The World Health Organization (WHO) on Monday announced a pilot project that will see the two country introduce courses in Integrated Disease Surveillance and Response (IDSR) and the International Health Regulations (IHRs) 2005 into its health personnel training curricula.
The move, according to the UN health agency, is expected to put Sierra Leone on track to become a model in Africa to meet the challenge of health emergency response by preparing its health workforce to detect, prevent, control and effectively respond to public health emergencies.
The IDSR is an integrated global alert and response system for epidemics and other public health emergencies based on strong national public health systems. And the IHRs are an international legal instrument requiring countries to report certain disease outbreaks and public health events to WHO.
The current health training curricula in Sierra Leone focus mainly on clinical and technical skills. This leaves officials in charge of disease prevention and control with little or no knowledge on public health issues, particularly in priority disease detection and response skills competencies.
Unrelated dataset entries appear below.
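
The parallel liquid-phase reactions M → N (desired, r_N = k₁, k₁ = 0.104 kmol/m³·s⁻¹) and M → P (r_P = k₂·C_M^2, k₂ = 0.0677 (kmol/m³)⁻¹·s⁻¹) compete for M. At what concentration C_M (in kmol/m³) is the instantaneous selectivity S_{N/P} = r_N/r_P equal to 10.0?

0.392 kmol/m³

S_{N/P} = (k₁/k₂)·C_M^-2 ⇒ C_M = (S·k₂/k₁)^(-0.5).
= (10.0×0.0677/0.104)^(-0.5) = (6.510)^(-0.5) = 0.392 kmol/m³.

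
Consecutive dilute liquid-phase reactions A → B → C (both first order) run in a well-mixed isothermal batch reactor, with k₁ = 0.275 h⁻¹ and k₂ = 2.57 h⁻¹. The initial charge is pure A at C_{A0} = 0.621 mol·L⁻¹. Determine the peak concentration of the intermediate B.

Evaluating C_B at t_opt = ln(k₂/k₁)/(k₂−k₁) gives C_{B,max}/C_{A0} = (k₁/k₂)^[k₂/(k₂−k₁)].
= (0.275/2.57)^(2.57/(2.57−0.275)) = (0.1070)^(1.120) = 0.08186.
C_{B,max} = 0.08186×0.621 = 0.0508 mol·L⁻¹.

0.0508 mol·L⁻¹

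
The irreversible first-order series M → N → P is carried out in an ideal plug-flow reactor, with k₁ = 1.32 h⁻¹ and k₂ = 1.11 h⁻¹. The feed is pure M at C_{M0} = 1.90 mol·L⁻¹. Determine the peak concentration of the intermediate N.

0.760 mol·L⁻¹

Evaluating C_N at τ_opt = ln(k₂/k₁)/(k₂−k₁) gives C_{N,max}/C_{M0} = (k₁/k₂)^[k₂/(k₂−k₁)].
= (1.32/1.11)^(1.11/(1.11−1.32)) = (1.189)^(-5.286) = 0.4002.
C_{N,max} = 0.4002×1.90 = 0.760 mol·L⁻¹.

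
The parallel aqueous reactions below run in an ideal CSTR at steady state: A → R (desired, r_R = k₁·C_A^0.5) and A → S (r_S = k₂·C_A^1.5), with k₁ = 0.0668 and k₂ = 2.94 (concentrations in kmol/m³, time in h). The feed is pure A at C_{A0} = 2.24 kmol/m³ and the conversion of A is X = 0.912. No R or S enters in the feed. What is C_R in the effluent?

Exit C_A = C_{A0}(1−X) = 2.24×0.0880 = 0.1971 kmol/m³.
Rates in a CSTR are evaluated at the outlet concentration: r_R = 0.0668×0.1971^0.5 = 0.02966, r_S = 2.94×0.1971^1.5 = 0.2573.
Fraction of consumed A going to R: r_R/(r_R+r_S) = 0.1034.
C_R = 0.1034·C_{A0}·X = 0.1034×2.24×0.912 = 0.211 kmol/m³.

0.211 kmol/m³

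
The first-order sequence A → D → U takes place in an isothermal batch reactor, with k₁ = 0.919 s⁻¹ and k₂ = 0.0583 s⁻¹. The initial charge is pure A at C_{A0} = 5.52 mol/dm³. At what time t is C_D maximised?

3.20 s

The intermediate peaks when r₁ = r₂, i.e. k₁e^(−k₁t) = k₂e^(−k₂t), giving t_opt = ln(k₂/k₁)/(k₂−k₁).
= ln(0.0583/0.919)/(0.0583−0.919) = ln(0.06344)/-0.8607 = -2.758/-0.8607 = 3.20 s.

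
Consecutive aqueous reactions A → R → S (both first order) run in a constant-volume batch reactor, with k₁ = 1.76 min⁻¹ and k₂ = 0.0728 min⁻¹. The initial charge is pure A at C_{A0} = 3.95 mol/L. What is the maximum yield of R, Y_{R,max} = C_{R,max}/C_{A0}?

0.872

For a first-order series the maximum intermediate yield is C_{R,max}/C_{A0} = (k₁/k₂)^[k₂/(k₂−k₁)].
= (1.76/0.0728)^(0.0728/(0.0728−1.76)) = (24.18)^(-0.04315) = 0.8716.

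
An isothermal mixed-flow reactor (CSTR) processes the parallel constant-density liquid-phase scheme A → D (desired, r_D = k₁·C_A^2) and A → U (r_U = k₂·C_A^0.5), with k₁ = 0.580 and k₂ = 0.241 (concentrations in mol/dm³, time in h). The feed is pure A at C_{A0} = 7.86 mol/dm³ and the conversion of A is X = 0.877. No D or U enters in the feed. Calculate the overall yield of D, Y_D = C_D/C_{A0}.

0.610

Exit C_A = C_{A0}(1−X) = 7.86×0.123 = 0.9668 mol/dm³.
A CSTR operates uniformly at the exit composition, giving r_D = 0.5421 and r_U = 0.2370 (each k·C_A^n at C_A = 0.9668).
Fraction of consumed A going to D: r_D/(r_D+r_U) = 0.6958.
C_D = 0.6958·C_{A0}·X = 0.6958×7.86×0.877 = 4.80 mol/dm³; Y_D = C_D/C_{A0} = 0.610.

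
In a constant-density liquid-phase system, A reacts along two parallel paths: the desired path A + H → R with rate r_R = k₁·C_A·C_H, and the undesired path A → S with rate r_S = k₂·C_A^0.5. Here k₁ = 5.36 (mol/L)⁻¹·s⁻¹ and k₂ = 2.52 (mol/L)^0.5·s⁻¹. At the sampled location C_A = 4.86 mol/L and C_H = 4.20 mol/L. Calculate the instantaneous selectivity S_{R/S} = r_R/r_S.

19.7

S_{R/S} = r_R/r_S = (k₁·C_A·C_H)/(k₂·C_A^0.5) = (k₁/k₂)·C_A^0.5·C_H.
= (5.36×4.860×4.200) / (2.52×4.860^0.5) = 109.4/5.555 = 19.7.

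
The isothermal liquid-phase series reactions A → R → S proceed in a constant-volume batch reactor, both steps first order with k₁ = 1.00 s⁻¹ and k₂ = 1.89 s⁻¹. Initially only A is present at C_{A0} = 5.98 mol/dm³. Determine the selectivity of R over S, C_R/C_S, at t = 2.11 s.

Solving the coupled first-order balances gives C_R(t) = [k₁/(k₂−k₁)]·C_{A0}·(e^(−k₁t) − e^(−k₂t)).
e^(−k₁t) = e^(−1.00×2.11) = e^(−2.110) = 0.1212; e^(−k₂t) = e^(−3.988) = 0.01854.
C_R = 1.00×5.98/(1.89−1.00) × (0.1212−0.01854) = 6.719×0.1027 = 0.6900 mol/dm³.
C_A = C_{A0}e^(−k₁t) = 0.7250 mol/dm³, so C_S = C_{A0}−C_A−C_R = 4.565 mol/dm³; C_R/C_S = 0.151.

0.151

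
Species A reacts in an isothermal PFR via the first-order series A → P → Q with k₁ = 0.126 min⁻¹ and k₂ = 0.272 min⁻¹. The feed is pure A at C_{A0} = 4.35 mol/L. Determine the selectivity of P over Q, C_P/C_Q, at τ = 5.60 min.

Solving the coupled first-order balances gives C_P(τ) = [k₁/(k₂−k₁)]·C_{A0}·(e^(−k₁τ) − e^(−k₂τ)).
e^(−k₁τ) = e^(−0.126×5.60) = e^(−0.7056) = 0.4938; e^(−k₂τ) = e^(−1.523) = 0.2180.
C_P = 0.126×4.35/(0.272−0.126) × (0.4938−0.2180) = 3.754×0.2758 = 1.035 mol/L.
C_A = C_{A0}e^(−k₁τ) = 2.148 mol/L, so C_Q = C_{A0}−C_A−C_P = 1.167 mol/L; C_P/C_Q = 0.888.

0.888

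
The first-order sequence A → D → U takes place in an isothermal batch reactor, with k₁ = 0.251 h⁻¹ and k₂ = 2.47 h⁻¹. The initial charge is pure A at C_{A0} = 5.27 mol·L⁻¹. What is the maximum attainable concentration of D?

Evaluating C_D at t_opt = ln(k₂/k₁)/(k₂−k₁) gives C_{D,max}/C_{A0} = (k₁/k₂)^[k₂/(k₂−k₁)].
= (0.251/2.47)^(2.47/(2.47−0.251)) = (0.1016)^(1.113) = 0.07846.
C_{D,max} = 0.07846×5.27 = 0.413 mol·L⁻¹.

0.413 mol·L⁻¹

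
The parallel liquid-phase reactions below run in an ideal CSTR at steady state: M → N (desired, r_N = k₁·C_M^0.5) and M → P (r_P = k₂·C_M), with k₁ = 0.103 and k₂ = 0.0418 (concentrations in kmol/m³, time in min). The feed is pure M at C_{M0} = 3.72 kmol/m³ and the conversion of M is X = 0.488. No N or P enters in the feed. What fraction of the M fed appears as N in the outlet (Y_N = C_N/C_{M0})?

0.313

Exit C_M = C_{M0}(1−X) = 3.72×0.512 = 1.905 kmol/m³.
Rates in a CSTR are evaluated at the outlet concentration: r_N = 0.103×1.905^0.5 = 0.1421, r_P = 0.0418×1.905 = 0.07961.
Fraction of consumed M going to N: r_N/(r_N+r_P) = 0.6410.
C_N = 0.6410·C_{M0}·X = 0.6410×3.72×0.488 = 1.16 kmol/m³; Y_N = C_N/C_{M0} = 0.313.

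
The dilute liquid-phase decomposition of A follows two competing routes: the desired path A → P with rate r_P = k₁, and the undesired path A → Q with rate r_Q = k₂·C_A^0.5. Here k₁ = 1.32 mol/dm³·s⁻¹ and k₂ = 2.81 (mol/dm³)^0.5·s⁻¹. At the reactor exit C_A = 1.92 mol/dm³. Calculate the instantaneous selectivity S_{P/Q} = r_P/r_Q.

S_{P/Q} = r_P/r_Q = (k₁)/(k₂·C_A^0.5) = (k₁/k₂)·C_A^-0.5.
= (1.32) / (2.81×1.920^0.5) = 1.320/3.894 = 0.339.
The undesired path is higher order in A, so low C_A (CSTR or dilute feed) favours P.

0.339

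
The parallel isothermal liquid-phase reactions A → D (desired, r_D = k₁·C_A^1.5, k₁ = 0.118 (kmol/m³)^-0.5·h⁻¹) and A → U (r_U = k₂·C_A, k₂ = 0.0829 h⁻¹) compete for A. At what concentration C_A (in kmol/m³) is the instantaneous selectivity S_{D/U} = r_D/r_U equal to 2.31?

2.63 kmol/m³

S_{D/U} = (k₁/k₂)·C_A^0.5 ⇒ C_A = (S·k₂/k₁)^(2).
= (2.31×0.0829/0.118)^(2) = (1.623)^(2) = 2.63 kmol/m³.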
Sierra Leone was selected to participate in this pilot project alongside the East African country of Tanzania. WHO said the two countries will become the first in Africa to implement such an initiative into their curricula of tertiary institutions which also offer students the opportunity to take courses in IDSR and IHR 2005 at different levels.
Sierra Leone is expected to commence implementation at the beginning of the next academic year in October.
In a statement, the WHO Country Office in Freetown said health authorities and experts from the Ministry of Health and Sanitation (MoHS), universities, colleges and other health training institutions in collaboration with WHO have developed and validated the pre-service and in-service curricula to help facilitate the process. These experts, it said, are also providing technical guidance on implementation modalities of the initiative.
The WHO said the curricula have been developed to meet the needs of medical, nursing, veterinary, laboratory, environmental health, para-medical, public health, epidemiology, health information, health management, and health education skills as well as faculty and course content developers and administrators.
“Highly skilled human resources for health are critical for improving health security. However, the traditional in-service training for surveillance alone is not effective enough to build and sustain national IDSR-IHR capabilities. This is why WHO is supporting the country to institutionalize pre-service training and continuous professional education,” Dr Evans Liyosi, WHO Country Representative in Sierra Leone, sad in a statement copied to Politico.
“Essentially, improved surveillance infrastructure and competent frontline personnel is important in disease prevention and control and in enhancing health security,” Dr Charles Njuguna, Lead for Health Security and Emergencies at the WHO Country Office, added in the same statement.
This is the latest in a series of transformative moves in Sierra Leone’s public health surveillance system after the devastating Ebola outbreak in 2014-2016.
Last June, the country became the first in Africa to have a fully functional electronic disease surveillance and response system that allows health workers to collect and immediately report priority health information to the national level from every public health facilities nationwide.